The red section shows the cost of the wars in Iraq and Afghanistan.

The orange or yellowish section shows the impact of the Bush Era tax cuts.


One further note:  This chart does not show Dollars.  It shows the debt as a percentage of Gross Domestic Product, or GDP.  Think of that like this:  A graph that shows your house payment as a percentage of your total paycheck.  If you had a fixed rate loan, then over time the percentage would drop, simply because you are most likely receiving periodic raises.  Well, hopefully you are.  The point is that if you're making more, you are better able to afford the debt load, as long as the debt isn't growing.

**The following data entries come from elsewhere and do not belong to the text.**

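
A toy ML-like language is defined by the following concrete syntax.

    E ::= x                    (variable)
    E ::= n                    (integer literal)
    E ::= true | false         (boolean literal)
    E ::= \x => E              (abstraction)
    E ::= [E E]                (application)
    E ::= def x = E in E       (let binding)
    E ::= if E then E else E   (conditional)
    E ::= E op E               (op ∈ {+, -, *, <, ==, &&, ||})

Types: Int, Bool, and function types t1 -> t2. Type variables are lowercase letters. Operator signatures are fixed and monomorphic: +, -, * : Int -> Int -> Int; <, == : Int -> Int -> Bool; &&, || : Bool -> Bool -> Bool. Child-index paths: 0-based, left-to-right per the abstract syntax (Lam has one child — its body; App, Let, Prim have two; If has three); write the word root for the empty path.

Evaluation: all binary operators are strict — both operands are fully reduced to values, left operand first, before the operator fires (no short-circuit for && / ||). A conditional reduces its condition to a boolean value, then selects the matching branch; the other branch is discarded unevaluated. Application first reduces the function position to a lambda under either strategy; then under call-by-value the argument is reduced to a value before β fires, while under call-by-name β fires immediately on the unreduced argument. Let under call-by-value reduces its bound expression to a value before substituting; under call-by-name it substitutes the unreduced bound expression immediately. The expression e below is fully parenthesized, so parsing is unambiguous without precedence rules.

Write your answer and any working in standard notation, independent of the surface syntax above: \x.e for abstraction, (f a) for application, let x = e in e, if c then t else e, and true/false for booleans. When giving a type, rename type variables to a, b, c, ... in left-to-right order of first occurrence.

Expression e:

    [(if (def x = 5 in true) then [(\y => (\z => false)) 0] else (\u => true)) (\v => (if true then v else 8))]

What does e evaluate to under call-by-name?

Answer: false

Working:
step 0: ((if (let x = 5 in true) then ((\y.(\z.false)) 0) else (\u.true)) (\v.(if true then v else 8)))
step 1: [let@0.0] ((if true then ((\y.(\z.false)) 0) else (\u.true)) (\v.(if true then v else 8)))
step 2: [if@0] (((\y.(\z.false)) 0) (\v.(if true then v else 8)))
step 3: [beta@0] ((\z.false) (\v.(if true then v else 8)))
step 4: [beta@root] false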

In any case, on a national basis, this method is used to demonstrate the credit-worthiness of a country.  Bad situations, such as Greece or perhaps Ireland, are problems because their national debt represents a huge part of their GDP.  Notice that in 2019, our debt begins to approach 100%, a situation that can not possibly be sustained.

Okay, what's my point?

The fact is, and the numbers prove it, that the greatest factor in our debt situation is the continuation of the tax cuts.  We can argue all we want, but let's argue about the Facts!  Right now the tax burden for the top 2% of the population is lower than it has been since 1958.

Now, the argument you hear, often pronounced by...well, we know who's saying it, don't we, is that these people need the lower rates because they are the Job Creators.  We hear that a lot, and it's time to call that line exactly what it is: pure BS!

First, as we can easily see, it's a major part of the problem with the deficit.

But, more importantly, let's think about just that statement by itself.  These so-called Job Creators have been receiving that tax cut benefit for 10 years.  Where are the jobs?  In 10 years, they should have been able to significantly reduce unemployment.

According to the Bureau of Labor Statistics, the unemployment rate in August of 2001 hit a four year high: 4.9%!

According to the Bureau of Labor Statistics, the current unemployment rate is 9%, and much worse in some states and specific regions.

The Facts are obvious.  The tax cuts are the biggest single cause of the increasing deficit, and the concept that they're necessary for the Job Creators is wrong!  Whatever they do, they're not working!